Semangat kedua kementerian tetap sejalan, yaitu ingin mempercepat penyerapan anggaran dan memastikan dana daerah memberikan manfaat nyata bagi publik.
Dukungan terhadap sikap kedua menteri juga datang dari akademisi. Dosen Hukum Pemerintahan Daerah Universitas Atma Jaya Yogyakarta, Hestu Cipto Handoyo, sepakat bahwa baik Mendagri maupun Menkeu memiliki tujuan yang sama, yaitu memperkuat disiplin fiskal daerah.
“Perbedaan data jangan diartikan perbedaan arah, karena tujuannya tetap sama: memastikan uang daerah bekerja untuk rakyat, bukan mengendap di rekening,” kata Hestu.

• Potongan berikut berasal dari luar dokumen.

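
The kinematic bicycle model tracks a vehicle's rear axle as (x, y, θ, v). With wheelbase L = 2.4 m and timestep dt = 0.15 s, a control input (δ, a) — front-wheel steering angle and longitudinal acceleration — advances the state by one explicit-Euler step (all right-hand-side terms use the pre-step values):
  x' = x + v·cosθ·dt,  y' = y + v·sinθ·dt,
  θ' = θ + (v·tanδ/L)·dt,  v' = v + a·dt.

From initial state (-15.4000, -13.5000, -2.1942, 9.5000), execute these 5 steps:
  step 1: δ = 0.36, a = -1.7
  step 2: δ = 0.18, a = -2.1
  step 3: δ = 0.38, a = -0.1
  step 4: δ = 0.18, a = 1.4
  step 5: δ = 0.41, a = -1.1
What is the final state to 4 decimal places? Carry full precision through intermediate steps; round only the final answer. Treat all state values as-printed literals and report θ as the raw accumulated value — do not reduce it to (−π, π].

after step 1 (δ=0.36, a=-1.7): (-16.231918, -14.656952, -1.970711, 9.245000)
after step 2 (δ=0.18, a=-2.1): (-16.771834, -15.934279, -1.865567, 8.930000)
after step 3 (δ=0.38, a=-0.1): (-17.160986, -17.216005, -1.642644, 8.915000)
after step 4 (δ=0.18, a=1.4): (-17.256982, -18.549805, -1.541253, 9.125000)
after step 5 (δ=0.41, a=-1.1): (-17.216551, -19.917958, -1.293378, 8.960000)

(-17.2166, -19.9180, -1.2934, 8.9600)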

Hestu menilai perbedaan angka Rp18 triliun tersebut disebabkan oleh perbedaan teknis dan metodologis, seperti perbedaan waktu pelaporan (cut-off date) antara data BI yang bersifat posisi tetap dan data SIPD yang bersifat dinamis/harian, serta potensi perbedaan definisi akun.
Ia menekankan pentingnya rekonsiliasi data antara BI, Kemenkeu, dan Kemendagri untuk menjaga transparansi dan akuntabilitas keuangan negara. Hestu menyarankan agar hasil rekonsiliasi tersebut diumumkan kepada publik.
Tentang Kementerian Dalam Negeri dan Kementerian Keuangan:
Kementerian Dalam Negeri Republik Indonesia adalah kementerian dalam Pemerintah Indonesia yang membidangi urusan dalam negeri. Kementerian Keuangan Republik Indonesia adalah kementerian dalam Pemerintah Indonesia yang membidangi urusan keuangan dan kekayaan negara.